Moscow Patriarch Kirill (Gundyaev) worked for the KGB, being engaged in espionage operations in the 1970s for the benefit of the Soviet Union.
The Swiss newspaper Tages-Anzeiger reported the news, referring to declassified police archives, Russian media report.
This is about the period when Vladimir Gundyaev, who operated under the alias “Mikhailov”, was the official representative of the Moscow Patriarchate at the World Council of Churches in Geneva.
According to Tages-Anzeiger, the journalists saw documents from the archives of the Swiss Federal Police (1969-1989), which, according to them, confirm that Gundyaev was affiliated with the KGB. After that, he returned to the USSR and began to quickly advance up the church hierarchy. In 1971, the 24-year-old priest Kirill was allowed to move to Geneva to represent Russian Orthodox believers at the World Council of Churches.
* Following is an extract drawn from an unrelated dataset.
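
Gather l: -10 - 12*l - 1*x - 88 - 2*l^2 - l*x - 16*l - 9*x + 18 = -2*l^2 + l*(-x - 28) - 10*x - 80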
In his autobiography, the former consul of the Soviet embassy in Geneva, Vadim Melnikov, calls Kirill not just a diplomat, but an operative with the Soviet KGB secret service.
From Soviet documents released, historians and journalists concluded that Patriarch Kirill worked for the KGB in Geneva under the alias “Mikhailov”. He was tasked with gathering intelligence about the members of the World Council of Churches and influencing their attitude towards the Soviet Union. The Russian Orthodox Church has refused to comment on Kirill’s espionage endeavors in Geneva, while the WCC says for its part that they have no information on the matter.